JAKARTA, KOMPAS.com - Kementerian Hukum dan HAM (Kemenkumham) enggan untuk mengundangkan Peraturan Komisi Pemilihan Umum (PKPU) yang mengatur larangan mantan narapidana kasus korupsi ikut Pileg 2019.
Peneliti senior Lembaga Ilmu Pengetahuan Indonesia (LIPI) Syamsuddin Haris menganggap penolakan tersebut kontraproduktif dengan kebijakan Presiden Joko Widodo yang dikenal pro terhadap pemberantasan korupsi.
"Itu kan tuntutan publik yang diwadahi oleh KPU, ini kontraproduktif bagi pemerintahan Jokowi yang membutuhkan stabilitas, elektabilitasnya menjelang Pilpres yang akan datang," ujar Haris dihubungi, Jumat (22/6/2018).
Baca juga: ICW Minta Kemenkumham Segera Sahkan PKPU soal Larangan Eks Koruptor Jadi Caleg
Menurut Haris, semestinya Menkumham Yasonna Hamonangan Laoly lebih responsif terhdaap desakan dan tuntutan publik agar PKPU tersebut segera diundangkan menjadi peraturan perundang-undangan.
"Bagaimanapun namanya PKPU itu kan penafsiran KPU terhadap Undang-undang Pemilu," ujar Haris.
Karenanya, kata Haris, saat ini Presiden Jokowi seharusnya segera mendesak pembantunya di kabinet tersebut untuk segera mengundangkan PKPU pencalonan Pileg 2019 mendatang itu.
Baca juga: Cegah Penyanderaan PKPU Terulang, Permen Diusulkan Dihapus
"Presiden mestinya mendesak Menkumham untuk mengadministrasikan PKPU ke dalam lembaran negara dan berita negara," kata Haris.
"Tugas Kemenkumham kan mengadministrasi PKPU itu, bukan mereview subtansi. Kalau misal diundangkan, masih ditolak kan bisa pakai mekanisme judicial review ke Mahkamah Agung," terangnya.
Sebelumnya, Kemenkumham menegaskan, PKPU tersebut tak juga diundangkan menjadi peraturan perundang-undangan karena materinya bertentangan.
Baca juga: Refly: Kemenkumham Tak Perlu Ikut Campur Substansi PKPU Larangan Eks Koruptor Nyaleg
"Materinya bertentangan dengan putusan Mahkamah Konstitusi dan peraturan yang lebih tinggi.
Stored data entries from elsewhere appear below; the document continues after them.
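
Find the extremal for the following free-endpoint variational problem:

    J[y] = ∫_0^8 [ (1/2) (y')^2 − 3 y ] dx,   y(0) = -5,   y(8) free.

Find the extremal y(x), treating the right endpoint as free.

The Lagrangian L = (1/2) (y')^2 − 3 y gives
    ∂L/∂y = −3,   ∂L/∂y' = y'.
Euler-Lagrange: d/dx(y') − (−3) = 0, i.e. y'' + 3 = 0, so
    y(x) = −(3/2) x^2 + C1 x + C2.
Fixed left endpoint y(0) = -5 ⇒ C2 = -5.
The right endpoint x = 8 is free, so the natural (transversality) condition is ∂L/∂y' |_{x=8} = 0, i.e. y'(8) = 0.
Compute y'(x) = −3 x + C1, so y'(8) = −24 + C1 = 0 ⇒ C1 = 24.
Therefore the extremal is
    y(x) = −(3/2) x^2 + 24 x − 5.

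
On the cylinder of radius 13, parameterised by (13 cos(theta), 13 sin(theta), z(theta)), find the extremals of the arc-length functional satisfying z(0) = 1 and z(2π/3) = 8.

Parameterise the cylinder of radius R = 13 as
    r(θ) = (13 cos θ, 13 sin θ, z(θ)).
The arc-length element is
    ds = sqrt(169 + (dz/dθ)^2) dθ,
so the Lagrangian is L = sqrt(169 + z'^2).
L depends on z' only, not on z or θ, so ∂L/∂z = 0 and
    ∂L/∂z' = z' / sqrt(169 + z'^2).
The Euler-Lagrange equation gives
    d/dθ( z' / sqrt(169 + z'^2) ) = 0,
so z' is constant. Integrating once:
    z(θ) = a θ + b,
a helix on the cylinder (a straight line when the cylinder is unrolled). The constants a, b are determined by the endpoint conditions.
With endpoint conditions z(0) = 1 and z(2π/3) = 8: from z(0) = b we get b = 1, and a·2π/3 + 1 = 8 gives a = 21/(2π), so
    z(θ) = (21/(2π)) θ + 1.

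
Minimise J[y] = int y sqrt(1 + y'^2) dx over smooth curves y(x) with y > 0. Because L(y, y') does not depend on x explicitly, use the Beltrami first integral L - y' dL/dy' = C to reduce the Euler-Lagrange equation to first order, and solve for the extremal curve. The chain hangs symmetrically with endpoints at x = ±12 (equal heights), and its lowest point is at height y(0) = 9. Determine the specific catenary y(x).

The Lagrangian L(y, y') = y sqrt(1 + y'^2) has no explicit x dependence, so the Beltrami identity applies:
    L − y' ∂L/∂y' = C.
Compute ∂L/∂y' = y · y' / sqrt(1 + y'^2). Then
    L − y' ∂L/∂y'
    = y sqrt(1 + y'^2) − y · y'^2 / sqrt(1 + y'^2)
    = y (1 + y'^2 − y'^2) / sqrt(1 + y'^2)
    = y / sqrt(1 + y'^2) = C.
Squaring gives y^2 = C^2 (1 + y'^2), i.e.
    y'^2 = y^2 / C^2 − 1.
Separating variables,
    dy / sqrt(y^2 − C^2) = dx / C,
and integrating gives arccosh(y / C) = (x − a)/C, so
    y(x) = C cosh((x − a)/C),
the catenary. The constants C and a are fixed by the two endpoint conditions (and, for the hanging-chain problem, the length constraint selects C).
Now fit the given data. The endpoints x = ±12 are symmetric at equal height, so the catenary is even about its minimum: a = 0 and y(x) = C cosh(x/C). The lowest point is y(0) = C cosh(0) = C, and we are told y(0) = 9, so C = 9. Therefore
    y(x) = 9 cosh(x/9),
and at the endpoints
    y(±12) = 9 cosh(12/9).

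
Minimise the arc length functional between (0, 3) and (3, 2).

Arc-length functional: J[y] = ∫ sqrt(1 + (y')^2) dx.
Lagrangian L = sqrt(1 + (y')^2) has no explicit y dependence, so ∂L/∂y = 0 and the Euler-Lagrange equation gives
    d/dx( y' / sqrt(1 + (y')^2) ) = 0  ⇒  y' / sqrt(1 + (y')^2) = const.
Hence y' is constant, so y(x) is affine.
Fitting the endpoints (0, 3) and (3, 2):
    slope m = (2 − 3) / (3 − 0) = -1/3,
    intercept c = 3 − m·0 = 3.
Extremal: y(x) = (-1/3) x + 3.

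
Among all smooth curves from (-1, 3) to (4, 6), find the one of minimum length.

Arc-length functional: J[y] = ∫ sqrt(1 + (y')^2) dx.
Lagrangian L = sqrt(1 + (y')^2) has no explicit y dependence, so ∂L/∂y = 0 and the Euler-Lagrange equation gives
    d/dx( y' / sqrt(1 + (y')^2) ) = 0  ⇒  y' / sqrt(1 + (y')^2) = const.
Hence y' is constant, so y(x) is affine.
Fitting the endpoints (-1, 3) and (4, 6):
    slope m = (6 − 3) / (4 − (-1)) = 3/5,
    intercept c = 3 − m·(-1) = 18/5.
Extremal: y(x) = (3/5) x + 18/5.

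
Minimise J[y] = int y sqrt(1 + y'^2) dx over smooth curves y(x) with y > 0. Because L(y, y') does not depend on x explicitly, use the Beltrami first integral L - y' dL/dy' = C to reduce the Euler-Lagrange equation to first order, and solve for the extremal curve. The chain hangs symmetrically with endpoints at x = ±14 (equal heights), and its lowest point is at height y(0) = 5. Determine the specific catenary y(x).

The Lagrangian L(y, y') = y sqrt(1 + y'^2) has no explicit x dependence, so the Beltrami identity applies:
    L − y' ∂L/∂y' = C.
Compute ∂L/∂y' = y · y' / sqrt(1 + y'^2). Then
    L − y' ∂L/∂y'
    = y sqrt(1 + y'^2) − y · y'^2 / sqrt(1 + y'^2)
    = y (1 + y'^2 − y'^2) / sqrt(1 + y'^2)
    = y / sqrt(1 + y'^2) = C.
Squaring gives y^2 = C^2 (1 + y'^2), i.e.
    y'^2 = y^2 / C^2 − 1.
Separating variables,
    dy / sqrt(y^2 − C^2) = dx / C,
and integrating gives arccosh(y / C) = (x − a)/C, so
    y(x) = C cosh((x − a)/C),
the catenary. The constants C and a are fixed by the two endpoint conditions (and, for the hanging-chain problem, the length constraint selects C).
Now fit the given data. The endpoints x = ±14 are symmetric at equal height, so the catenary is even about its minimum: a = 0 and y(x) = C cosh(x/C). The lowest point is y(0) = C cosh(0) = C, and we are told y(0) = 5, so C = 5. Therefore
    y(x) = 5 cosh(x/5),
and at the endpoints
    y(±14) = 5 cosh(14/5).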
Itu pangkal masalahnya," kata Direktur Jenderal Perundang-undangan Kemenkumham Widodo Ekatjahjana melalui pesan singkatnya, Kamis (21/6/2018).
Kemenkumham memahami setiap Kementerian/Lembaga punya wewenang dan dasar hukum untuk membuat regulasi. Hanya, regulasi itu tak boleh bertentangan dengan putusan MK dan peraturan yang lebih tinggi.
"Lah terus kami menyelenggarakan pemerintahan bagaimana? Pasti akan kacau karena dengan dalih 'kami punya kewenangan untuk buat aturan'. Tapi dengan sengaja buat aturan yang menabrak putusan MK atau peraturan yang lebih tinggi," tegas Widodo.